Butterfly was less frightened, especially when I spread pieces of chicken treat across the steps. I placed her on the top step, and gave her a treat. We did that ten times. Then I placed her on the middle step and she climbed onto the bed and got a treat. We did that another ten times. We did sessions like this twice a day, until Butterfly could climb up all of the steps to the bed herself. She still refused to put her paws on the first step by herself, though. She sat and trembled on the floor and tried to run away.
Cricket refused to be seen even touching the steps. She came over, when she thought no one was looking, and twisted herself into knots to get at the leftover treats, without putting two paws at a time on any given step. She developed some quite beautiful ballet moves this way, and seemed to be teaching herself how to get whiplash from a standstill.

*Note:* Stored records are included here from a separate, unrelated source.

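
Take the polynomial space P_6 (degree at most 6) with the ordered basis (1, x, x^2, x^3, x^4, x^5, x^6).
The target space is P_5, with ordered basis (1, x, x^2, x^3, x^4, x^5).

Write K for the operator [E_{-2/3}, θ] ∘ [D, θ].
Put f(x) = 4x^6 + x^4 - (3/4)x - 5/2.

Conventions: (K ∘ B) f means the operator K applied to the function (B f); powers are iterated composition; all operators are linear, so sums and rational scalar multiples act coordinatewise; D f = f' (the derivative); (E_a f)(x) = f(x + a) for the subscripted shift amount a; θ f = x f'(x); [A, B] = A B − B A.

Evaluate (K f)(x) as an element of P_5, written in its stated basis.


θ f = 24x^6 + 4x^4 - (3/4)x
D θ f = 144x^5 + 16x^3 - 3/4
D f = 24x^5 + 4x^3 - 3/4
θ D f = 120x^5 + 12x^3
[D, θ] f = 24x^5 + 4x^3 - 3/4
θ [D, θ] f = 120x^5 + 12x^3
E_{-2/3} θ [D, θ] f = 120x^5 - 400x^4 + (1636/3)x^3 - (3416/9)x^2 + (3632/27)x - 1568/81
E_{-2/3} [D, θ] f = 24x^5 - 80x^4 + (332/3)x^3 - (712/9)x^2 + (784/27)x - 1651/324
θ E_{-2/3} [D, θ] f = 120x^5 - 320x^4 + 332x^3 - (1424/9)x^2 + (784/27)x
[E_{-2/3}, θ] [D, θ] f = -80x^4 + (640/3)x^3 - (664/3)x^2 + (2848/27)x - 1568/81

g(x) = -80x^4 + (640/3)x^3 - (664/3)x^2 + (2848/27)x - 1568/81


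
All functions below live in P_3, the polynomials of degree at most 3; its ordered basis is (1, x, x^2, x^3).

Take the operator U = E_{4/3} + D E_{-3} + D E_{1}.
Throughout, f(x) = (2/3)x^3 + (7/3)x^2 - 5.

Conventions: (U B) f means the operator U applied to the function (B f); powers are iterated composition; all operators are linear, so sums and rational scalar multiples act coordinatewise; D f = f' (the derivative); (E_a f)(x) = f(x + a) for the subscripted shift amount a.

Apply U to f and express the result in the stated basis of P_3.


E_{4/3} f = (2/3)x^3 + 5x^2 + (88/9)x + 59/81
E_{-3} f = (2/3)x^3 - (11/3)x^2 + 4x - 2
D E_{-3} f = 2x^2 - (22/3)x + 4
E_{1} f = (2/3)x^3 + (13/3)x^2 + (20/3)x - 2
D E_{1} f = 2x^2 + (26/3)x + 20/3
(E_{4/3} + D E_{-3} + D E_{1}) f = (2/3)x^3 + 9x^2 + (100/9)x + 923/81

g(x) = (2/3)x^3 + 9x^2 + (100/9)x + 923/81


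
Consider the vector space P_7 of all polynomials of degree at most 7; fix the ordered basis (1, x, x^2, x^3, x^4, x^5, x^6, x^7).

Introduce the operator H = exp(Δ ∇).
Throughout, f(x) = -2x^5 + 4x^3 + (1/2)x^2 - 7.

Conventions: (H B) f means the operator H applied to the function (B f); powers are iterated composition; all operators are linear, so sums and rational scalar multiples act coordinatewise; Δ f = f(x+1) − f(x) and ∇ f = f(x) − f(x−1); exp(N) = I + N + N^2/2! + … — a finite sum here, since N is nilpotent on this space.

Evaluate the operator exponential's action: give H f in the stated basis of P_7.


the image equals g(x) = -2x^5 - 36x^3 + (1/2)x^2 - 116x - 6

order-1 term: -40x^3 + 4x + 1
order-2 term: -120x
the series for exp(Δ ∇) f terminates at order 2
exp(Δ ∇) f = -2x^5 - 36x^3 + (1/2)x^2 - 116x - 6


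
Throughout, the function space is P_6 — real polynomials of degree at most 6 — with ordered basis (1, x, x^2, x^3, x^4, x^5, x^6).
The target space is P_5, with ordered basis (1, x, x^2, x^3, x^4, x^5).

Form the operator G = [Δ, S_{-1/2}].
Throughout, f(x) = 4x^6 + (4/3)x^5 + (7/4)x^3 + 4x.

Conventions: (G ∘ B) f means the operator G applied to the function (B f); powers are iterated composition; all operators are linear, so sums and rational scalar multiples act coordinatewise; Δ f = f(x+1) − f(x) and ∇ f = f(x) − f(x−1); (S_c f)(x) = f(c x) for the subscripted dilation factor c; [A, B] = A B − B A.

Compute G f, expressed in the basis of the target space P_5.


S_{-1/2} f = (1/16)x^6 - (1/24)x^5 - (7/32)x^3 - 2x
Δ S_{-1/2} f = (3/8)x^5 + (35/48)x^4 + (5/6)x^3 - (13/96)x^2 - (47/96)x - 211/96
Δ f = 24x^5 + (200/3)x^4 + (280/3)x^3 + (943/12)x^2 + (431/12)x + 133/12
S_{-1/2} Δ f = -(3/4)x^5 + (25/6)x^4 - (35/3)x^3 + (943/48)x^2 - (431/24)x + 133/12
[Δ, S_{-1/2}] f = (9/8)x^5 - (55/16)x^4 + (25/2)x^3 - (633/32)x^2 + (559/32)x - 425/32

the result is g(x) = (9/8)x^5 - (55/16)x^4 + (25/2)x^3 - (633/32)x^2 + (559/32)x - 425/32


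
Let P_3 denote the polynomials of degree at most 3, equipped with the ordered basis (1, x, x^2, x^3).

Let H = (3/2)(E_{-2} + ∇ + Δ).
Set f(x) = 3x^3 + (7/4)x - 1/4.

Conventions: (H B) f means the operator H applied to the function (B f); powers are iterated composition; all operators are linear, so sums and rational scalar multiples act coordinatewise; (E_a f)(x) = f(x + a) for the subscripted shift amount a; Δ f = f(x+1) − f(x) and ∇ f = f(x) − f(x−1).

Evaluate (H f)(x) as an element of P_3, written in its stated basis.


the result is g(x) = (9/2)x^3 + (453/8)x - 219/8

E_{-2} f = 3x^3 - 18x^2 + (151/4)x - 111/4
∇ f = 9x^2 - 9x + 19/4
Δ f = 9x^2 + 9x + 19/4
(E_{-2} + ∇ + Δ) f = 3x^3 + (151/4)x - 73/4
((3/2)(E_{-2} + ∇ + Δ)) f = (9/2)x^3 + (453/8)x - 219/8


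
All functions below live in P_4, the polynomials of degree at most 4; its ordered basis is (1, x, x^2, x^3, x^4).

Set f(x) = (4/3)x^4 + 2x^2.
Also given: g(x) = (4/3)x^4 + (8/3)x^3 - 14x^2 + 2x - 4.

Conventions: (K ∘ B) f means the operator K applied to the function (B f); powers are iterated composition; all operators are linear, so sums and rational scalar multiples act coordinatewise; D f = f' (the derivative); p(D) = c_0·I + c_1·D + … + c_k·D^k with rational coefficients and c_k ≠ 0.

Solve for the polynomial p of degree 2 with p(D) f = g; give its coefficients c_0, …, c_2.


D^0 f = (4/3)x^4 + 2x^2
D^1 f = (16/3)x^3 + 4x
D^2 f = 16x^2 + 4
matching coefficients of g against c_0 f + c_1 Df + … from the top degree down determines the c_i
solution: c_0 = 1, c_1 = 1/2, c_2 = -1

p(D) = I + (1/2)·D − D^2, i.e. c_0 = 1, c_1 = 1/2, c_2 = -1


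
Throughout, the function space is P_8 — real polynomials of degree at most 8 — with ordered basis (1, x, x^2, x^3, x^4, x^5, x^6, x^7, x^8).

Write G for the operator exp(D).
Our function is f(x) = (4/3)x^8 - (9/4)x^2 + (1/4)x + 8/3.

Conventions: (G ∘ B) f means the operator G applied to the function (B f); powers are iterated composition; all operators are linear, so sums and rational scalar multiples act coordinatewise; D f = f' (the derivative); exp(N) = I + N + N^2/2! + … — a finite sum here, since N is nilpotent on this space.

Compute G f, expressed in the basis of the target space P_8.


the image equals g(x) = (4/3)x^8 + (32/3)x^7 + (112/3)x^6 + (224/3)x^5 + (280/3)x^4 + (224/3)x^3 + (421/12)x^2 + (77/12)x + 2

order-1 term: (32/3)x^7 - (9/2)x + 1/4
order-2 term: (112/3)x^6 - 9/4
order-3 term: (224/3)x^5
order-4 term: (280/3)x^4
order-5 term: (224/3)x^3
order-6 term: (112/3)x^2
order-7 term: (32/3)x
order-8 term: 4/3
the series for exp(D) f terminates at order 8
exp(D) f = (4/3)x^8 + (32/3)x^7 + (112/3)x^6 + (224/3)x^5 + (280/3)x^4 + (224/3)x^3 + (421/12)x^2 + (77/12)x + 2


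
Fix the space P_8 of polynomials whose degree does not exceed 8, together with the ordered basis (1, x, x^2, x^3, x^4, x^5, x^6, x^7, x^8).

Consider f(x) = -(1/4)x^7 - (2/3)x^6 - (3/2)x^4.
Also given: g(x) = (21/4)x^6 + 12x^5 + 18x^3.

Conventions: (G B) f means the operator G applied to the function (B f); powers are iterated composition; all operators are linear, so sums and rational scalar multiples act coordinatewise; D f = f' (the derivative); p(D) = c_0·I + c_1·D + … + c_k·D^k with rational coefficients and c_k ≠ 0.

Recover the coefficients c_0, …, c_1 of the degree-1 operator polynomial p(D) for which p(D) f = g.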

Butterfly took to hoovering up a row of chicken treats in one gulp, to prevent Cricket from getting to them. I worried this would lead to choking, but so far she has managed to keep herself alive.
Butterfly has gotten to the point where she will run into my room, and flatten herself on the floor so that I can pick her up and place her on the steps, but she won’t put a paw up on the steps by herself. I may have to find more valuable treats for the next step of this adventure.